Other information that should affect QUALYS
I read the abstract of this article in the GP edition of the BMJ. I
note that the paper is advocating Hysterectomy as a preferred strategy for
Heavy menstrual bleeding and that "Based on all available evidence on
effectiveness, cost, and utility values , hysterectomy is both more costly
and produces more QUALYS than the available alternatives ...likely to be
accepted by decision makers".
This is a discussion of removal of a woman's reproductive organs. This is
not a decision that any woman or surgeon could take lightly. It involves a
considerable period away from work, housework and sexual activity. It is
not uncommon for women to grieve the loss of their uterus. Sometimes
hysterectomy leads to low back pain presumably due to changes in hormones
and or muscle balance. Many women will have to choose a surgical menopause
at the same time due to age or disease such as endometriosis.
Then there are the women who get surgical complications and wound
Since the publication of the Million Women study many of these will
not choose HRT after their surgery.Some women will not be able to have HRT
due to other risk factors and may then suffer osteoporosis.
I imagine all these costs would be difficult to quantify but come and
sit in my surgery and meet these women and quantify their suffering.

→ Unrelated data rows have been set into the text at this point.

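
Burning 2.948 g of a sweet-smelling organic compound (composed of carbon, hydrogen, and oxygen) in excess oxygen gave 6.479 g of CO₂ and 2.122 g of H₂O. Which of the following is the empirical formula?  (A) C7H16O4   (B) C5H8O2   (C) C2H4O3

mol C = 6.479 g CO₂ ÷ 44.009 g/mol = 0.14722 mol
mol H = 2 × 2.122 g H₂O ÷ 18.015 g/mol = 0.23558 mol
mass O = 2.948 − (1.7683 + 0.23747) = 0.94228 g → mol O = 0.94228 ÷ 15.999 = 0.058896 mol
Divide by the smallest (0.058896 mol): C 2.500, H 4.000, O 1.000
Multiplying each by 2 gives whole numbers: C 5.00, H 8.00, O 2.00

(B) C5H8O2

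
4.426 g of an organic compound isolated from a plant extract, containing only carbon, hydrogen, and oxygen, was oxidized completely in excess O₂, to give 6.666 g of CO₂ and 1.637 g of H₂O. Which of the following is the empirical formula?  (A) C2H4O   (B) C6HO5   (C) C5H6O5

mol C = 6.666 g CO₂ ÷ 44.009 g/mol = 0.15147 mol
mol H = 2 × 1.637 g H₂O ÷ 18.015 g/mol = 0.18174 mol
mass O = 4.426 − (1.8193 + 0.18319) = 2.4235 g → mol O = 2.4235 ÷ 15.999 = 0.15148 mol
Divide by the smallest (0.15147 mol): C 1.000, H 1.200, O 1.000
Multiplying each by 5 gives whole numbers: C 5.00, H 6.00, O 5.00

(C) C5H6O5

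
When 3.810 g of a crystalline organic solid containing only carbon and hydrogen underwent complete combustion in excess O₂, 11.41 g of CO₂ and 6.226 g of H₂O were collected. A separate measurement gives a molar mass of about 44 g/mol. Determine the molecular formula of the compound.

C3H8

mol C = 11.41 g CO₂ ÷ 44.009 g/mol = 0.25927 mol
mol H = 2 × 6.226 g H₂O ÷ 18.015 g/mol = 0.69120 mol
Divide by the smallest (0.25927 mol): C 1.000, H 2.666
Multiplying each by 3 gives whole numbers: C 3.00, H 8.00
Empirical formula: C3H8
Empirical-formula mass = 44.10 g/mol; 44 ÷ 44.10 ≈ 1, so the molecular formula is C3H8.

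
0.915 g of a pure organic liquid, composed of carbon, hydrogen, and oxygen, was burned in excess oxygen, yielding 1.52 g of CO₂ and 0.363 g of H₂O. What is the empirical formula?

mol C = 1.52 g CO₂ ÷ 44.009 g/mol = 0.03454 mol
mol H = 2 × 0.363 g H₂O ÷ 18.015 g/mol = 0.04030 mol
mass O = 0.915 − (0.4148 + 0.04062) = 0.4595 g → mol O = 0.4595 ÷ 15.999 = 0.02872 mol
Divide by the smallest (0.02872 mol): C 1.202, H 1.403, O 1.000
Multiplying each by 5 gives whole numbers: C 6.01, H 7.02, O 5.00

C6H7O5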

As an undergraduate I studied the histology specimens of women who
had a hysterectomy for menorrhaghia, and most were "no pathology". The
condition is poorly understood and the research inadequate however the
Mirena/IUS or endometrial ablation allow women to either postpone
hysterectomy and therefore begin the process of accepting the loss or in
some cases avoid Hysterectomy by the onset of natural menopause leading to
cessation of menstruation.
The graph accompanying the article was not self explanatory and did
not assist in understanding which women could benefit from a less invasive
procedure such as Endometrial ablation or IUS fitting.